Se para começar o dia não abdica do seu pequeno-almoço, então está em sintonia com 91 por cento dos portugueses. Mas se a falta de tempo ou de apetite são os principais argumentos para saltar esta primeira refeição, fique a saber que tem o mesmo problema de 40 por cento das pessoas, de acordo com um estudo conduzido pelo Laboratório de Exercício e Saúde da Faculdade de Motricidade Humana da Universidade Técnica de Lisboa.
Mas mesmo entre os fiéis adeptos do pequeno-almoço – que, em geral, preferem tomá-lo em casa (92 por cento) e acompanhados (63 por cento) – há vários erros comuns. O principal: 63 por cento das pessoas dedicam-lhe menos de 15 minutos. Além disso, tomam apenas um copo de leite ou um iogurte e, na melhor das hipóteses, um pão com queijo ou manteiga, esquecendo outras opções consideradas essenciais pelos nutricionistas como a fruta e os cereais. Isto porque, para 63 por cento dos portugueses, o almoço é visto como a principal refeição.

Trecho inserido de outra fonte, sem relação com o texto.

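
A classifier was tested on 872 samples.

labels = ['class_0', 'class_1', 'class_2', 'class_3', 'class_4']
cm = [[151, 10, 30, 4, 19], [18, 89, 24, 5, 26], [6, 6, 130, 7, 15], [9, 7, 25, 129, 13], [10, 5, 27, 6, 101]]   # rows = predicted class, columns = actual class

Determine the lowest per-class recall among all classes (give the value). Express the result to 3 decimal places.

Per-class recall (TP/(TP+FN)):
  class_0: TP=151, FN=18+6+9+10=43 → 151/194 = 0.7784
  class_1: TP=89, FN=10+6+7+5=28 → 89/117 = 0.7607
  class_2: TP=130, FN=30+24+25+27=106 → 130/236 = 0.5508
  class_3: TP=129, FN=4+5+7+6=22 → 129/151 = 0.8543
  class_4: TP=101, FN=19+26+15+13=73 → 101/174 = 0.5805
Lowest is class 'class_2' with recall = 0.551.

0.551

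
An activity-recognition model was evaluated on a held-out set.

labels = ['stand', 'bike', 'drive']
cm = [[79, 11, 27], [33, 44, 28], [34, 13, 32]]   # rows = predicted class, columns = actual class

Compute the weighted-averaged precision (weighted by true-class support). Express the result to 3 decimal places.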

“O problema em Portugal, mais do que incentivar as pessoas a tomarem o pequeno-almoço, passa por sensibilizar para a importância de se começar o dia com uma refeição completa e feita com tempo. São cerca de 15 minutos que podem fazer toda a diferença”, explicou Raquel Torres Abrantes, nutricionista da Kellogg”s, promotora do estudo. A responsável salientou que as pessoas com um índice de massa corporal normal tendem a tomar pequeno-almoço e que as pessoas com mais habilitações são as que mais valor dão a este começo de dia. “A educação alimentar devia ser uma preocupação das escolas”, disse.
No que diz respeito a diferenças etárias, o estudo verificou que os jovens entre os 25 e os 29 anos são os que consideram o pequeno-almoço a refeição mais importante (39 por cento) apesar de ser nesta franja que 18 por cento das pessoas assume saltá-lo. Já os jovens de 18 e 19 anos são os que menos importância dão, mas, quando comem, fazem-no de forma variada e volumosa. As pessoas entre 50 e 59 anos são as que mais tomam o pequeno-almoço, entre os 60 e os 64 anos surgem mais problemas de falta de apetite e entre os 40 e os 44 o principal problema é a falta de tempo. As mulheres comem de forma mais variada, mas têm mais problemas de apetite. Os homens não têm tempo.
Os resultados foram obtidos com base em 1000 entrevistas telefónicas a pessoas residentes em Portugal e com idades entre os 18 e os 65 anos. A amostra foi segmentada de acordo com a população da Grande Lisboa e Porto, litoral Norte e Sul, Interior, Alentejo, Algarve e Ilhas. A margem de erro é de 3,5 para um intervalo de confiança de 95 por cento.
Refeições intermédias ainda não são comuns
Apesar de os nutricionistas insistirem que se deve comer várias vezes ao dia em pequenas quantidades, cerca de 98 por cento dos portugueses ainda só faz as três refeições principais e, durante o resto do tempo, o estômago fica vazio – o que aumenta a fome e as quantidades ingeridas em alturas do dia em que o corpo já não precisa de quantidades tão grandes, como é o caso do jantar.
Ainda assim, de acordo com o estudo apresentado, quase 40 por cento das pessoas inquiridas já faz pelo menos uma refeição intermédia e 30 por cento faz mesmo duas. Quanto aos alimentos escolhidos para estes “lanches”, os lacticínios são uma vez mais os preferidos, seguidos de bolachas, fruta e sumos, pão e, por fim, barras de cereais.